Para ello será necesario que acometa reformas normativas y de carácter institucional, incluyendo la función evaluadora en el ciclo presupuestario y atribuyéndosela a los órganos internos de intervención y al propio Tribunal de Cuentas. Es cierto que tales órganos no disponen ahora mismo de las capacidades técnicas para la realización de las evaluaciones más complejas, pero no lo es menos que existen otras instituciones dentro del Estado –del propio Ministerio de Hacienda– que sí cuentan con tales habilidades y se encuentran infrautilizadas, como es el caso del Instituto de Estudios Fiscales, que ha realizado una magnífica labor en la evaluación de los fondos comunitarios que antes mencionábamos. La colaboración administrativa, por tanto, resuelve estos problemas.

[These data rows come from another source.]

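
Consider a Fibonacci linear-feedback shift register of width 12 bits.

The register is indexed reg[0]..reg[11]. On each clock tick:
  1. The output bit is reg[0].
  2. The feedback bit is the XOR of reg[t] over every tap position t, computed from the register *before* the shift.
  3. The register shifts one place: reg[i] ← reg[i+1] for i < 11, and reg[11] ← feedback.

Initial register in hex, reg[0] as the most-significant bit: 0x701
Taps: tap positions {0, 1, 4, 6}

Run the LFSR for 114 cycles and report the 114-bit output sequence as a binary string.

011100000001100101111110001111101110000101010110001100010101000100101010101101111001010001001110101110010110000001

tick  register→output (feedback)
  0  011100000001→0 (1)
  1  111000000011→1 (0)
  2  110000000110→1 (0)
  3  100000001100→1 (1)
  4  000000011001→0 (0)
  5  000000110010→0 (1)
  6  000001100101→0 (1)
  7  000011001011→0 (1)
  8  000110010111→0 (1)
  9  001100101111→0 (1)
 10  011001011111→0 (1)
 11  110010111111→1 (0)
 12  100101111110→1 (0)
 13  001011111100→0 (0)
 14  010111111000→0 (1)
 15  101111110001→1 (1)
 16  011111100011→0 (1)
 17  111111000111→1 (1)
 18  111110001111→1 (1)
 19  111100011111→1 (0)
 20  111000111110→1 (1)
 21  110001111101→1 (1)
 22  100011111011→1 (1)
 23  000111110111→0 (0)
 24  001111101110→0 (0)
 25  011111011100→0 (0)
 26  111110111000→1 (0)
 27  111101110000→1 (1)
 28  111011100001→1 (0)
 29  110111000010→1 (1)
 30  101110000101→1 (0)
 31  011100001010→0 (1)
 32  111000010101→1 (0)
 33  110000101010→1 (1)
 34  100001010101→1 (1)
 35  000010101011→0 (0)
 36  000101010110→0 (0)
 37  001010101100→0 (0)
 38  010101011000→0 (1)
 39  101010110001→1 (1)
 40  010101100011→0 (0)
 41  101011000110→1 (0)
 42  010110001100→0 (0)
 43  101100011000→1 (1)
 44  011000110001→0 (0)
 45  110001100010→1 (1)
 46  100011000101→1 (0)
 47  000110001010→0 (1)
 48  001100010101→0 (0)
 49  011000101010→0 (0)
 50  110001010100→1 (0)
 51  100010101000→1 (1)
 52  000101010001→0 (0)
 53  001010100010→0 (0)
 54  010101000100→0 (1)
 55  101010001001→1 (0)
 56  010100010010→0 (1)
 57  101000100101→1 (0)
 58  010001001010→0 (1)
 59  100010010101→1 (0)
 60  000100101010→0 (1)
 61  001001010101→0 (0)
 62  010010101010→0 (1)
 63  100101010101→1 (1)
 64  001010101011→0 (0)
 65  010101010110→0 (1)
 66  101010101101→1 (1)
 67  010101011011→0 (1)
 68  101010110111→1 (1)
 69  010101101111→0 (0)
 70  101011011110→1 (0)
 71  010110111100→0 (1)
 72  101101111001→1 (0)
 73  011011110010→0 (1)
 74  110111100101→1 (0)
 75  101111001010→1 (0)
 76  011110010100→0 (0)
 77  111100101000→1 (1)
 78  111001010001→1 (0)
 79  110010100010→1 (0)
 80  100101000100→1 (1)
 81  001010001001→0 (1)
 82  010100010011→0 (1)
 83  101000100111→1 (0)
 84  010001001110→0 (1)
 85  100010011101→1 (0)
 86  000100111010→0 (1)
 87  001001110101→0 (1)
 88  010011101011→0 (1)
 89  100111010111→1 (0)
 90  001110101110→0 (0)
 91  011101011100→0 (1)
 92  111010111001→1 (0)
 93  110101110010→1 (1)
 94  101011100101→1 (1)
 95  010111001011→0 (0)
 96  101110010110→1 (0)
 97  011100101100→0 (0)
 98  111001011000→1 (0)
 99  110010110000→1 (0)
100  100101100000→1 (0)
101  001011000000→0 (1)
102  010110000001→0 (0)
103  101100000010→1 (1)
104  011000000101→0 (1)
105  110000001011→1 (0)
106  100000010110→1 (1)
107  000000101101→0 (1)
108  000001011011→0 (0)
109  000010110110→0 (0)
110  000101101100→0 (1)
111  001011011001→0 (1)
112  010110110011→0 (1)
113  101101100111→1 (0)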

Si no se abordan estas tareas, seguimos corriendo el riesgo de que se acometan infraestructuras que carecen de demanda, de que se pongan en marcha programas de gasto ineficaces o duplicados y, en definitiva, de que no se realice el mejor uso de los recursos públicos. Y, lo que es peor, que todo ello ocurra de forma silenciosa y sin conocimiento por parte de los ciudadanos que sostienen el gasto público, salvo en los supuestos más patológicos y escandalosos.
Jesús Rodríguez Márquez es socio F&J Martín Abogados. Profesor titular de Derecho Financiero y Tributario.